Quantitative Aesthetics: The Environment as a Signal

This course will explore the application of digital media and computational techniques in analysing the sensible aspects of our environment in both their spatial and temporal dimensions and developing designs that are consistent responses to such an analysis. Architectural design is a response to or an interpretation of a specific context and often begins by an assessment of different aspect of its context involving acquisition of large amounts of digital data (photos, ambient sound recordings, videos etc…). In this course we’ll attempt to systematize the acquisition and interpretation of digital information related to design problems and more specifically to the aesthetic and perceptual aspects of it.
Students will be required to develop a method for the quantitative analysis of particular sensible characteristics in a specific place and then propose and construct a site specific intervention/installation that functions as a form of protest within the chosen context.

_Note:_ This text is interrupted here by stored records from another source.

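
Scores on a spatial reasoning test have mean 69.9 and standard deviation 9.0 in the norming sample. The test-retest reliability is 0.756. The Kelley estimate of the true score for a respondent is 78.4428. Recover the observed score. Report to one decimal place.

T̂ = ρX + (1 − ρ)μ  ⇒  X = (T̂ − (1 − ρ)μ) / ρ
X = (78.4428 − 0.244 × 69.9) / 0.756 = (78.4428 − 17.0556) / 0.756 = 61.3872 / 0.756 = 81.200

81.2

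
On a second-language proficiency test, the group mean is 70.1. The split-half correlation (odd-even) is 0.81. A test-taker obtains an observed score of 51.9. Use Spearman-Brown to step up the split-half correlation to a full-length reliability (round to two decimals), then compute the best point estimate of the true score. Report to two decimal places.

53.72

Spearman-Brown: ρ = 2r/(1 + r) = 2(0.81)/(1 + 0.81) = 1.620/1.81 = 0.8950 → 0.90
Kelley's formula gives T̂ = 0.90·51.9 + 0.10·70.1 = 46.710 + 7.010 = 53.720.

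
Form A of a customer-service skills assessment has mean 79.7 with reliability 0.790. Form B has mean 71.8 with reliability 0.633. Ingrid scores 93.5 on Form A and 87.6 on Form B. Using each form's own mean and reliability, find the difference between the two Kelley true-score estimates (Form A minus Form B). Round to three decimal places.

T̂_A = 0.790(93.5) + 0.210(79.7) = 90.60200
T̂_B = 0.633(87.6) + 0.367(71.8) = 81.80140
T̂_A − T̂_B = 8.80060

8.801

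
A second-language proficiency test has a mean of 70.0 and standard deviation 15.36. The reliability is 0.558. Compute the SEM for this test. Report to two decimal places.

SEM = SD · √(1 − ρ) = 15.36 × √0.442 = 15.36 × 0.6648 = 10.212

10.21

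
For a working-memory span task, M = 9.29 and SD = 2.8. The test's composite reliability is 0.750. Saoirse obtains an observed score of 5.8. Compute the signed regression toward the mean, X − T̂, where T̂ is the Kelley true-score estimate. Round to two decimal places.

-0.87

T̂ = ρX + (1 − ρ)μ
  = 0.750 × 5.8 + 0.250 × 9.29
  = 4.3500 + 2.32250
  = 6.6725
  ≈ 6.672
X − T̂ = 5.8 − 6.672 = -0.872 → -0.87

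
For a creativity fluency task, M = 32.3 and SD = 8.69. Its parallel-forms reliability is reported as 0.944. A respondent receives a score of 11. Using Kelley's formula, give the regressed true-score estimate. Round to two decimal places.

12.19

Kelley's formula gives T̂ = 0.944·11 + 0.056·32.3 = 10.384 + 1.8088 = 12.193.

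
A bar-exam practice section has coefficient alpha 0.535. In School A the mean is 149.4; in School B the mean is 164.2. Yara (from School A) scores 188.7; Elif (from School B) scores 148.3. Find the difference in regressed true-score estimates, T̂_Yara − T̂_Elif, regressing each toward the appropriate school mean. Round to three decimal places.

14.732

T̂_Yara = 0.535(188.7) + 0.465(149.4) = 170.42550
T̂_Elif = 0.535(148.3) + 0.465(164.2) = 155.69350
Difference = 170.42550 − 155.69350 = 14.73200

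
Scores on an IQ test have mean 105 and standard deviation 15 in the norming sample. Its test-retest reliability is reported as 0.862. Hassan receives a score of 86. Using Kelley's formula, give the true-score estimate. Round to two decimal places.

T̂ = ρX + (1 − ρ)μ
  = 0.862 × 86 + 0.138 × 105
  = 74.132 + 14.490
  = 88.622
  ≈ 88.62

88.62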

The theme is protest aesthetics. More specifically we’ll look into how to consistently create an intervention/installation (acoustic, visual or physical) that counters specific sensible spatial and temporal aspects of its context.Central to this approach will be a speculative marriage between Jacque Ranciere’s aesthetic-political concept of “the distribution of the sensible” and Shannon’s information theory. As a reference we’ll be using the Russian avant-guard art of the early 20th century (El lissitzky’s installations, Klutsis Propaganda machines)
In terms of implementation the students will be introduced to digital sound, image and data analysis tools and techniques such as computer vision that will help us assess the information content of our environment (like openCV) and Frequency analysis and filtering of temporal phenomena.